Councillors must make collective judgement on windfarm for sake of democracy
Democracy will have “utterly failed” if councillors agree on Wednesday to adopt the “untenable” position that they cannot make a formal recommendation to Scottish ministers about the Viking Energy project, according to Shetland’s two parliamentarians.
Councillors are due to discuss a report from legal head Jan Riise which suggests that members have an irreconcilable conflict of interest due to their simultaneous role as trustees of Shetland Charitable Trust, which owns 45 per cent of the Viking Energy Partnership, and are therefore unable objectively to debate and comment on the application.
But North Isles MP Alistair Carmichael and Shetland MSP Tavish Scott have both taken issue with the notion that the council’s planning officials should submit a report directly to ministers in Edinburgh, bypassing the elected members.
The only input councillors would then have could be in being invited to take part in a series of informal “hearings” to gather views on all sides, which would then be transcribed and submitted along with the planners’ report.
Mr Scott said it would be an “absolutely extraordinary” stance for councillors to take, particularly at this late stage after the project had been under way for three years. He said in his view the only councillors who should not take part in any vote would be the trio – Bill Manson, Alastair Cooper and Allan Wishart – who are also directors of Viking Energy.
“I would broadly presume that all the other 19 members would be entirely within their democratic responsibilities to debate the matter and give a view on it,” said Mr Scott. “The implication of all councillors saying they cannot sit as democratically-elected members, and have a view on it, is that democracy has utterly failed.”
Mr Carmichael said that while he thought Mr Riise’s analysis of the problem was “faultless”, the proposal coming from that would be “untenable”.
He said: “This is the most important issue to hit Shetland for almost 40 years since the coming of Sullom Voe and for the council not to take a view on it risks rendering them irrelevant.

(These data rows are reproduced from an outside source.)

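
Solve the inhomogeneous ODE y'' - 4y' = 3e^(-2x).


Characteristic roots of r² - 4r = 0 are 0, 4.
y_h = C₁ + C₂e^(4x).
Forcing exponent -2 is not a characteristic root; try y_p = Ae^(-2x).
Substitute: A·(4 + (-4)·-2 + (0)) = A·12 = 3, so A = 1/4.
General solution: y = C₁ + C₂e^(4x) + (1/4)e^(-2x).


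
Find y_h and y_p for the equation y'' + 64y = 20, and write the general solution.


Homogeneous part: r² + 64 = 0 ⇒ r = ±8i, so y_h = C₁cos(8x) + C₂sin(8x).
Try constant y_p = A; plug in: 64A = 20 ⇒ A = 5/16.
General solution: y = C₁cos(8x) + C₂sin(8x) + 5/16.


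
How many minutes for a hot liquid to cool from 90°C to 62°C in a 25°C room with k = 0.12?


From T(t) = T_a + (T₀ - T_a)e^(-kt), set T(t) = 62:
(62 - 25) / (90 - 25) = e^(-0.12t), so t = -ln(0.569)/0.12 ≈ 4.7 minutes.


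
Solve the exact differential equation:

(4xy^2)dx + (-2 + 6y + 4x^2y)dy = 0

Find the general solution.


Check exactness: ∂M/∂y = 8xy and ∂N/∂x = 8xy; equal, so the equation is exact.
Integrate M with respect to x (treating y as constant): ∫M dx = 2x^2y^2 + h(y).
Differentiate w.r.t. y and set equal to N: the x-dependent terms already match, leaving h'(y) = -2 + 6y. Integrate: h(y) = -2y + 3y^2.
So F(x,y) = -2y + 3y^2 + 2x^2y^2.
General solution: -2y + 3y^2 + 2x^2y^2 = C.


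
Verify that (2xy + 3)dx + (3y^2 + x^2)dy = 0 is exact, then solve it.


Check exactness: ∂M/∂y = 2x and ∂N/∂x = 2x; equal, so the equation is exact.
Integrate M with respect to x (treating y as constant): ∫M dx = x^2y + 3x + h(y).
Differentiate w.r.t. y and set equal to N: the x-dependent terms already match, leaving h'(y) = 3y^2. Integrate: h(y) = y^3.
So F(x,y) = y^3 + x^2y + 3x.
General solution: y^3 + x^2y + 3x = C.


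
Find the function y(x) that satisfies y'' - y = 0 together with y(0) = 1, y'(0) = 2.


Characteristic roots of r² - 1 = 0 are -1, 1.
General solution y = c₁ e^(-x) + c₂ e^(x).
Apply y(0) = 1: c₁ + c₂ = 1. Apply y'(0) = 2: -1 c₁ + 1 c₂ = 2.
Solve: c₁ = -1/2, c₂ = 3/2.
Particular solution: y = -(1/2)e^(-x) + (3/2)e^(x).


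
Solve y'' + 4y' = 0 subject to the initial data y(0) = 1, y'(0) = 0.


Characteristic roots of r² + 4r = 0 are 0, -4.
General solution y = c₁ + c₂ e^(-4x).
Apply y(0) = 1: c₁ + c₂ = 1. Apply y'(0) = 0: 0 c₁ - 4 c₂ = 0.
Solve: c₁ = 1, c₂ = 0.
Particular solution: y = 1 + 0e^(-4x).


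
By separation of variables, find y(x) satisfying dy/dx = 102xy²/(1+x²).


Separate: dy/y² = 102x/(1+x²) dx.
Integrate LHS: ∫ dy/y² = -1/y.
Integrate RHS via u = 1+x²: 51ln(1+x²) + C.
Result: -1/y = 51ln(1+x²) + C.


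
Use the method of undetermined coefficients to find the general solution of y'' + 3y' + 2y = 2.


Characteristic roots of r² + 3r + 2 = 0 are -2, -1.
y_h = C₁e^(-2x) + C₂e^(-x).
Constant forcing; try y_p = A. Then 2A = 2 ⇒ A = 1.
General solution: y = C₁e^(-2x) + C₂e^(-x) + 1.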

There must be a solution; it’s not easy and it’s not immediately obvious but to say that there is no democratic and accountable decision to be taken here is just not an option.”
Mr Carmichael said he could understand why people might start asking what the point in electing councillors was, adding: “If questions of that sort start to be asked, the damage could be more significant than we realise even at this stage.”
At the weekly media briefing by senior council officials on Tuesday, Mr Riise staunchly defended his report, stating that there would be no chance of a special dispensation being granted for members to take part in a debate because it related to the planning process.
He said the legal basis for his recommendation was section 7 of the councillors’ Code of Conduct which states, among other things, that “you must not act on behalf of, or as an agent for, an applicant for planning permission with the council other than in the course of your professional role which you have registered”.
If councillors are found to have breached the code they can face sanctions by the Standards Commission such as suspension for a year or even disqualification for a period of up to five years.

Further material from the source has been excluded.